We continue our countdown of the greatest 30 players to turn out for the Magpies.
After Welsh legend Ivor Allchurch at number 25, the number 24 spot on our countdown of the greatest 30 players to have worn the black-and-white of Newcastle United goes to a man who was a fixture in the side for 13 years in the 1960s and 1970s.
Local boy Frank Clark joined the Magpies as a part-timer in 1962 but was nearly prevented from having a professional football career at all when his leg was broken in two places by Liverpool hard man Tommy Smith in a reserve game before he had even made his debut for the first team.
He finally made his debut in 1964, and quickly became the automatic first choice at left-back under Joe Harvey, playing a vital role as the club won promotion to the first division in 1965.
No no-nonsense, classic style of defender, Clark was a crucial member of Harvey's side for the next decade, and was part of one of the greatest successes in the club's history when they won the European Inter-Cities Fairs Cup in 1969.

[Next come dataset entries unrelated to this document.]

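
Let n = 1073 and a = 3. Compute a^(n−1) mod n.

3^1 ≡ 3 (mod 1073)
3^2 ≡ 3^2 = 9 ≡ 9 (mod 1073)
3^4 ≡ 9^2 = 81 ≡ 81 (mod 1073)
3^8 ≡ 81^2 = 6561 ≡ 123 (mod 1073)
3^16 ≡ 123^2 = 15129 ≡ 107 (mod 1073)
3^32 ≡ 107^2 = 11449 ≡ 719 (mod 1073)
3^64 ≡ 719^2 = 516961 ≡ 848 (mod 1073)
3^128 ≡ 848^2 = 719104 ≡ 194 (mod 1073)
3^256 ≡ 194^2 = 37636 ≡ 81 (mod 1073)
3^512 ≡ 81^2 = 6561 ≡ 123 (mod 1073)
3^1024 ≡ 123^2 = 15129 ≡ 107 (mod 1073)
1072 = 1024 + 32 + 16 in binary powers of 2.
So 3^1072 ≡ 107 · 719 · 107 ≡ 848 (mod 1073).
Since 848 ≠ 1, base 3 is a Fermat witness: 1073 is composite.

848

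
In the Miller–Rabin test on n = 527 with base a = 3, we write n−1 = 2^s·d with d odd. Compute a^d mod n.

11

527 − 1 = 526 = 2^1 · 263, so d = 263.
3^1 ≡ 3 (mod 527)
3^2 ≡ 3^2 = 9 ≡ 9 (mod 527)
3^4 ≡ 9^2 = 81 ≡ 81 (mod 527)
3^8 ≡ 81^2 = 6561 ≡ 237 (mod 527)
3^16 ≡ 237^2 = 56169 ≡ 307 (mod 527)
3^32 ≡ 307^2 = 94249 ≡ 443 (mod 527)
3^64 ≡ 443^2 = 196249 ≡ 205 (mod 527)
3^128 ≡ 205^2 = 42025 ≡ 392 (mod 527)
3^256 ≡ 392^2 = 153664 ≡ 307 (mod 527)
263 = 256 + 4 + 2 + 1 in binary powers of 2.
So 3^263 ≡ 307 · 81 · 9 · 3 ≡ 11 (mod 527).
Squaring chain: 11; never reaches −1, so base 3 is a Miller–Rabin witness that 527 is composite.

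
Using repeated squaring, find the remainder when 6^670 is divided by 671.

353

6^1 ≡ 6 (mod 671)
6^2 ≡ 6^2 = 36 ≡ 36 (mod 671)
6^4 ≡ 36^2 = 1296 ≡ 625 (mod 671)
6^8 ≡ 625^2 = 390625 ≡ 103 (mod 671)
6^16 ≡ 103^2 = 10609 ≡ 544 (mod 671)
6^32 ≡ 544^2 = 295936 ≡ 25 (mod 671)
6^64 ≡ 25^2 = 625 ≡ 625 (mod 671)
6^128 ≡ 625^2 = 390625 ≡ 103 (mod 671)
6^256 ≡ 103^2 = 10609 ≡ 544 (mod 671)
6^512 ≡ 544^2 = 295936 ≡ 25 (mod 671)
670 = 512 + 128 + 16 + 8 + 4 + 2 in binary powers of 2.
So 6^670 ≡ 25 · 103 · 544 · 103 · 625 · 36 ≡ 353 (mod 671).
Since 353 ≠ 1, base 6 is a Fermat witness: 671 is composite.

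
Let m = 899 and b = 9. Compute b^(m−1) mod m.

9^1 ≡ 9 (mod 899)
9^2 ≡ 9^2 = 81 ≡ 81 (mod 899)
9^4 ≡ 81^2 = 6561 ≡ 268 (mod 899)
9^8 ≡ 268^2 = 71824 ≡ 803 (mod 899)
9^16 ≡ 803^2 = 644809 ≡ 226 (mod 899)
9^32 ≡ 226^2 = 51076 ≡ 732 (mod 899)
9^64 ≡ 732^2 = 535824 ≡ 20 (mod 899)
9^128 ≡ 20^2 = 400 ≡ 400 (mod 899)
9^256 ≡ 400^2 = 160000 ≡ 877 (mod 899)
9^512 ≡ 877^2 = 769129 ≡ 484 (mod 899)
898 = 512 + 256 + 128 + 2 in binary powers of 2.
So 9^898 ≡ 484 · 877 · 400 · 81 ≡ 545 (mod 899).
Since 545 ≠ 1, base 9 is a Fermat witness: 899 is composite.

545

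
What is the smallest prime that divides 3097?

19

3097 is odd.
Digit sum 19, not divisible by 3.
Ends in 7: not divisible by 5.
7: 3097 = 7·442 + 3
11: 3097 = 11·281 + 6
13: 3097 = 13·238 + 3
17: 3097 = 17·182 + 3
19: 3097 = 19·163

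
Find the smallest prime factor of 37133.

37133 is odd.
Digit sum 17, not divisible by 3.
Ends in 3: not divisible by 5.
7: 37133 = 7·5304 + 5
11: 37133 = 11·3375 + 8
13: 37133 = 13·2856 + 5
17: 37133 = 17·2184 + 5
19: 37133 = 19·1954 + 7
23: 37133 = 23·1614 + 11
29: 37133 = 29·1280 + 13
31: 37133 = 31·1197 + 26
37: 37133 = 37·1003 + 22
41: 37133 = 41·905 + 28
43: 37133 = 43·863 + 24
47: 37133 = 47·790 + 3
53: 37133 = 53·700 + 33
59: 37133 = 59·629 + 22
61: 37133 = 61·608 + 45
67: 37133 = 67·554 + 15
71: 37133 = 71·523

71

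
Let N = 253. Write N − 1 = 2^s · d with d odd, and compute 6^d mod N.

18

253 − 1 = 252 = 2^2 · 63, so d = 63.
6^1 ≡ 6 (mod 253)
6^2 ≡ 6^2 = 36 ≡ 36 (mod 253)
6^4 ≡ 36^2 = 1296 ≡ 31 (mod 253)
6^8 ≡ 31^2 = 961 ≡ 202 (mod 253)
6^16 ≡ 202^2 = 40804 ≡ 71 (mod 253)
6^32 ≡ 71^2 = 5041 ≡ 234 (mod 253)
63 = 32 + 16 + 8 + 4 + 2 + 1 in binary powers of 2.
So 6^63 ≡ 234 · 71 · 202 · 31 · 36 · 6 ≡ 18 (mod 253).
Squaring chain: 18 → 71; never reaches −1, so base 6 is a Miller–Rabin witness that 253 is composite.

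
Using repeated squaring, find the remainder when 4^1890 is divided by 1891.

1

4^1 ≡ 4 (mod 1891)
4^2 ≡ 4^2 = 16 ≡ 16 (mod 1891)
4^4 ≡ 16^2 = 256 ≡ 256 (mod 1891)
4^8 ≡ 256^2 = 65536 ≡ 1242 (mod 1891)
4^16 ≡ 1242^2 = 1542564 ≡ 1399 (mod 1891)
4^32 ≡ 1399^2 = 1957201 ≡ 16 (mod 1891)
4^64 ≡ 16^2 = 256 ≡ 256 (mod 1891)
4^128 ≡ 256^2 = 65536 ≡ 1242 (mod 1891)
4^256 ≡ 1242^2 = 1542564 ≡ 1399 (mod 1891)
4^512 ≡ 1399^2 = 1957201 ≡ 16 (mod 1891)
4^1024 ≡ 16^2 = 256 ≡ 256 (mod 1891)
1890 = 1024 + 512 + 256 + 64 + 32 + 2 in binary powers of 2.
So 4^1890 ≡ 256 · 16 · 1399 · 256 · 16 · 16 ≡ 1 (mod 1891).
Since the result is 1, base 4 gives no evidence that 1891 is composite.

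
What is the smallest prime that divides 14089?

14089 is odd.
Digit sum 22, not divisible by 3.
Ends in 9: not divisible by 5.
7: 14089 = 7·2012 + 5
11: 14089 = 11·1280 + 9
13: 14089 = 13·1083 + 10
17: 14089 = 17·828 + 13
19: 14089 = 19·741 + 10
23: 14089 = 23·612 + 13
29: 14089 = 29·485 + 24
31: 14089 = 31·454 + 15
37: 14089 = 37·380 + 29
41: 14089 = 41·343 + 26
43: 14089 = 43·327 + 28
47: 14089 = 47·299 + 36
53: 14089 = 53·265 + 44
59: 14089 = 59·238 + 47
61: 14089 = 61·230 + 59
67: 14089 = 67·210 + 19
71: 14089 = 71·198 + 31
73: 14089 = 73·193

73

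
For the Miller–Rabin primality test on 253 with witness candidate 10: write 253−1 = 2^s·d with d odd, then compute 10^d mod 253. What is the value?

21

253 − 1 = 252 = 2^2 · 63, so d = 63.
10^1 ≡ 10 (mod 253)
10^2 ≡ 10^2 = 100 ≡ 100 (mod 253)
10^4 ≡ 100^2 = 10000 ≡ 133 (mod 253)
10^8 ≡ 133^2 = 17689 ≡ 232 (mod 253)
10^16 ≡ 232^2 = 53824 ≡ 188 (mod 253)
10^32 ≡ 188^2 = 35344 ≡ 177 (mod 253)
63 = 32 + 16 + 8 + 4 + 2 + 1 in binary powers of 2.
So 10^63 ≡ 177 · 188 · 232 · 133 · 100 · 10 ≡ 21 (mod 253).
Squaring chain: 21 → 188; never reaches −1, so base 10 is a Miller–Rabin witness that 253 is composite.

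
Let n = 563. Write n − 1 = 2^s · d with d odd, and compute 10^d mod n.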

The following year Clark was an almost ever-present in the defence which conceded just 35 league goals on the way to a 7th-place finish in the First Division, the club's highest position in some 19 years.
In total, Clark played 486 times for the North East club before moving on from St. James' Park in 1975 at the same time as Harvey ended his spell as manager.
The greatest successes of Clark's career would actually come after he left Newcastle at the age of 32 to move to Nottingham Forest, who were about to be propelled to unprecedented heights by their new manager Brain Clough.
Clark would win a league title, two League Cups and the European Cup in his four years at Forest, but it was at Newcastle that he developed into a player capable of winning those honours, and he is rightly remembered as a hero of a bygone era on Tyneside.